Meio século em solo brasileiro: controvérsias

O ano de 2013 foi emblemático para a Monsanto. A empresa completou 50 anos no Brasil com o lançamento comercial no país das sementes da soja Intacta RR2 PRO, primeira tecnologia desenvolvida em solo brasileiro. Segundo o release da companhia, este será “o principal fator de crescimento da nova plataforma global de tecnologia para soja da Monsanto”. Ou seja, todas as apostas estão no chamado “celeiro do mundo”, sobre o qual Paul Roberts afirma que não é bem assim. E é para a China (o principal mercado mundial) que o Brasil vai exportar esse grão transgênico.

Três em um. É assim que Monsanto vende seu produto, supostamente revolucionário: “resultados de produtividade sem precedentes; tolerância ao herbicida glifosato proporcionada pela tecnologia Roundup Ready (RR); controle contra as principais lagartas que atacam a cultura da soja”. A justificativa quanto ao otimismo se deve ao fato de que o Brasil é o segundo maior produtor de transgênicos no planeta, perdendo apenas para os EUA.

A Monsanto espera substituir a tecnologia Roundup Ready (RR), presente em quase 90% das lavouras de soja do país, e cuja patente venceu em 2010.

A Monsanto do Brasil tem 36 unidades distribuídas por 12 estados brasileiros – Alagoas, Bahia, Goiás, Maranhão, Mato Grosso, Mato Grosso do Sul, Minas Gerais, Paraná, Pernambuco, Rio Grande do Sul, São Paulo e Tocantins – e o Distrito Federal. São 19 unidades de pesquisa, 8 unidades de processamento de sementes, 2 unidades de produção de herbicidas, 3 unidades de vendas, 1 unidade de distribuição e 3 escritórios administrativos. Em 50 anos, a norte-americana avançou e montou uma base consolidada para seguir seus planos de salvar o mundo. “Quem os nomeou para esta divina missão?

Um plano para “salvar o mundo”

Da guerra à mesa, as invenções, ou apropriações, da Monsanto são apresentadas como soluções para salvar o mundo. No entanto, essa gigante da indústria tem força política, econômica e acadêmica para seduzir ao seu bel prazer e punir os que se opõe a sua marcha do bem (para quem?). Para alguns, está mais para anticristo do que para salvador. Depois de 50 anos, a Revolução Verde não acabou com a fome como havia prometido. E em 2013, a empresa mantém seu otimismo fanático de que pode redimir o ser humano de suas mazelas, como a fome e a desigualdade.

As promessas não foram cumpridas. Esse suposto salvador não tem plenos poderes. Ao contrário do que se espera de uma divindade, falhou. Mas continua com sua doutrina arrematando fiéis.

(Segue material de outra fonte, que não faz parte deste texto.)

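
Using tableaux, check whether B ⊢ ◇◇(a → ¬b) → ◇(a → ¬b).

Tableau for the negation ¬(◇◇(a → ¬b) → ◇(a → ¬b)):
1. ¬(◇◇(a → ¬b) → ◇(a → ¬b)), 0
2. ◇◇(a → ¬b), 0
3. ¬◇(a → ¬b), 0
4. ¬(a → ¬b), 0
5. a, 0
6. b, 0
7. ◇(a → ¬b), 1
8. ¬(a → ¬b), 1
9. a, 1
10. b, 1
11. a → ¬b, 2
12. ¬b, 2
Accessibility: 0R0, 0R1, 1R0, 1R1, 1R2, 2R1, 2R2
The negation has an open branch (countermodel exists).

Not valid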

A solução milagrosa é a biotecnologia. O alimento foi decomposto em nutriente e, agora, está resumido a um gene. Nesse sentido, o homem fica mais distante da natureza, dessa relação em que Graciliano Ramos tanto exaltou em sua obra, ou do que Michael Pollan alertou sobre a necessidade de olhar o alimento com a lente ecológica. Quem sabe o cidadão do século XXI poderá despertar como Jacinto de Tormes, personagem de Eça de Queiroz, em A Cidade e as Serras? O caso é apropriado para pensar a relação entre o homem e a modernidade.

Ao retornar a sua cidade natal, Tormes, em Portugal, o nobre e sofisticado Jacinto curou-se da frustração da moderna Paris do século XIX com uma refeição frugal: “E o meu Príncipe, na verdade, parecia saciar uma velhíssima fome e uma longa saudade da abundância, rompendo, assim, cada travessa, em louvores mais copiosos”. Ele se esbaldou com frango dourado assado no espeto, a salada que colheu na horta e o vinho produzido na região. Voltou às origens para reviver. Religou-se a sua terra enquanto havia tempo e revigorou-se. Se o alimento é tratado como um gene, como construir uma relação como esta descrita por Queiroz?

O oráculo Monsanto (que não tem cara, nem voz) apresenta a última palavra, literalmente, para redimir a humanidade do caos que está por vir: alimentar 9 bilhões de habitantes (previsão para 2050) com engenharia genética. Quem está disposto a crer para ver esse milagre?